Some of the work involving TCD researchers is on cancer and the environment, specifically the danger of exposure to ultraviolet light.

The conference will hear about research that has “highlighted some of the specific mutations that happen and that we see in the Irish patients that get malignant melanoma,” says Sheils.

They have examined the signalling processes in cells and how that process is altered by cancer.

“In skin cells which have been damaged by ultraviolet light where melanoma is forming, there is a very simple mutation that occurs. It is literally like a typographical error, where an A is replaced by a T.”

“At a genetic code level it causes a small building block of a protein to be changed, to be substituted; and that in turn means that particular molecule inside the cell is left permanently in the ‘on’ position and the cell is being told keep growing, keep dividing, get more blood vessels in, do not die whatever you do, and that is passed on.”

She says a new drug, still going through the trial process, “targets that tiny molecule that is permanently switched on”.

Dr O’Sullivan has been involved in work on circulating tumour cells that use the bloodstream to set up “a new colony of tumour cells in a distant organ.” Circulating tumour cells offer scientists, “a window into how the tumour is growing or upstaging and spreading,” and work is continuing on monitoring the cells with blood tests.

These cells allow themselves to be cloaked or covered by platelets, normal cells in the blood, “and that trick allows the tumour cell to transit through the blood system and not be taken out by the person’s own immune system.”

The work on this, which also involves Prof John O'Leary, has been funded almost exclusively from Science Foundation Ireland and "is in collaboration with colleagues in DCU. We are trying to unpick the biology and DCU are trying to develop a new device which could be used in the clinic to count the cells."

Other work on the tumour microenvironment is examining how a cancer cell alters the way it produces its energy.

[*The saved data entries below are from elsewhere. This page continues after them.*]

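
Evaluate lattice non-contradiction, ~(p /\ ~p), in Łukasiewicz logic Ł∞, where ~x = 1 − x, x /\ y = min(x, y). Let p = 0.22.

~p = 1 − 0.22 = 0.78
p /\ ~p = min(0.22, 0.78) = 0.22
~(p /\ ~p) = 1 − 0.22 = 0.78
(The value 0.78 < 1 shows this instance is not satisfied; not a Ł∞-tautology — its value is 1 − min(a, 1−a).)

0.78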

In a normal cell energy is produced a certain way but as cells start to transform into a cancer they use energy in a different way. “They produce energy in a way that allows them to remain immortal. They can switch energy pathways that allows them not to die,” says O’Sullivan.

There are, the doctors agree, aspects of cancer research and developments in clinical practice in which Trinity “would be acknowledged as in the premier division and up close to the Champions League”.

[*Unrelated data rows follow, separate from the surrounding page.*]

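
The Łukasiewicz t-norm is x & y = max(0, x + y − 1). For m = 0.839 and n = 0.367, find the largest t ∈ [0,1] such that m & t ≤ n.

The residuum of the Łukasiewicz t-norm gives the supremum: min(1, 1 − 0.839 + 0.367).
1 − 0.839 + 0.367 = 0.528, so t = min(1, 0.528) = 0.528.
Check: 0.839 & 0.528 = max(0, 0.367) = 0.367 ≤ 0.367.

0.528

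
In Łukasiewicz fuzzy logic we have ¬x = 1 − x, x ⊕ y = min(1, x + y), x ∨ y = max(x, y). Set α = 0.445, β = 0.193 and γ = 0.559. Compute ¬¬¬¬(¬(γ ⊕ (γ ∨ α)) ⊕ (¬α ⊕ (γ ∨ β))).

1.000

γ ∨ α = max(0.559, 0.445) = 0.559
γ ⊕ (γ ∨ α) = min(1, 0.559 + 0.559) = min(1, 1.118) = 1.000
¬(γ ⊕ (γ ∨ α)) = 1 − 1.000 = 0.000
¬α = 1 − 0.445 = 0.555
γ ∨ β = max(0.559, 0.193) = 0.559
¬α ⊕ (γ ∨ β) = min(1, 0.555 + 0.559) = min(1, 1.114) = 1.000
¬(γ ⊕ (γ ∨ α)) ⊕ (¬α ⊕ (γ ∨ β)) = min(1, 0.000 + 1.000) = min(1, 1.000) = 1.000
¬(¬(γ ⊕ (γ ∨ α)) ⊕ (¬α ⊕ (γ ∨ β))) = 1 − 1.000 = 0.000
¬¬(¬(γ ⊕ (γ ∨ α)) ⊕ (¬α ⊕ (γ ∨ β))) = 1 − 0.000 = 1.000
¬¬¬(¬(γ ⊕ (γ ∨ α)) ⊕ (¬α ⊕ (γ ∨ β))) = 1 − 1.000 = 0.000
¬¬¬¬(¬(γ ⊕ (γ ∨ α)) ⊕ (¬α ⊕ (γ ∨ β))) = 1 − 0.000 = 1.000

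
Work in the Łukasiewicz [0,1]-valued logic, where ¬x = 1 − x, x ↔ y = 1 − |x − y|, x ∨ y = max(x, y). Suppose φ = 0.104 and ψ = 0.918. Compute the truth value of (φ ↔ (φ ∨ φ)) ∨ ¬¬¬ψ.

φ ∨ φ = max(0.104, 0.104) = 0.104
φ ↔ (φ ∨ φ) = 1 − |0.104 − 0.104| = 1 − 0.000 = 1.000
¬ψ = 1 − 0.918 = 0.082
¬¬ψ = 1 − 0.082 = 0.918
¬¬¬ψ = 1 − 0.918 = 0.082
(φ ↔ (φ ∨ φ)) ∨ ¬¬¬ψ = max(1.000, 0.082) = 1.000

1.000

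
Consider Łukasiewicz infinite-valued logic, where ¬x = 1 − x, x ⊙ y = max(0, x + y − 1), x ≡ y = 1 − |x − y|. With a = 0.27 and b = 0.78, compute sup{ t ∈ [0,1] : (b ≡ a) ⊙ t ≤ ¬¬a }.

b ≡ a = 1 − |0.78 − 0.27| = 1 − 0.51 = 0.49
So the left factor is b ≡ a = 0.49.
¬a = 1 − 0.27 = 0.73
¬¬a = 1 − 0.73 = 0.27
So the right-hand bound is ¬¬a = 0.27.
The residuum of the Łukasiewicz t-norm gives the supremum: min(1, 1 − 0.49 + 0.27).
1 − 0.49 + 0.27 = 0.78, so t = min(1, 0.78) = 0.78.
Check: 0.49 ⊙ 0.78 = max(0, 0.27) = 0.27 ≤ 0.27.

0.78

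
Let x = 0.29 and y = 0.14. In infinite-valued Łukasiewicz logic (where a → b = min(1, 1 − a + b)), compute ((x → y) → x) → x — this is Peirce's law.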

Funding is vital for the research work to continue and O’Sullivan anticipates, “the focus for funding in the last couple of years and definitely in the next five to 10 years is that they are pushing academics to work very closely with industry partners because it is believes that will accelerate the discovery phase in bringing something from the bench back to the clinic.”

Sheils concurs. “I am working in this area for 15 years and in all of those years I have had some form of active collaboration with some form of bio-tech company or another,” she says

“So Trinity is very keen that we straddle that phase between the clinician, the patient, the basic researcher and industry. We need all of those parties at the table to make any kind of success or to accelerate any discovery.”

According to Reynolds, the National Cancer Strategy, which centralised services into eight cancer centres, has “been very successful in delivering good strong clinical structures for cancer but there is still work to be done”.

Crumlin Children’s Hospital, the only children’s cancer centre in the country, “functions to a very high standard and is very well connected with clinical trials as well,” says Prof Reynolds.

The National Cancer Control Programme, which is delivering the National Cancer Strategy, acknowledges more than 60 per cent of cancers are cured and in the next decade cancer prevention and screening will be a long-term priority and surviving cancer will emerge as a dominant theme.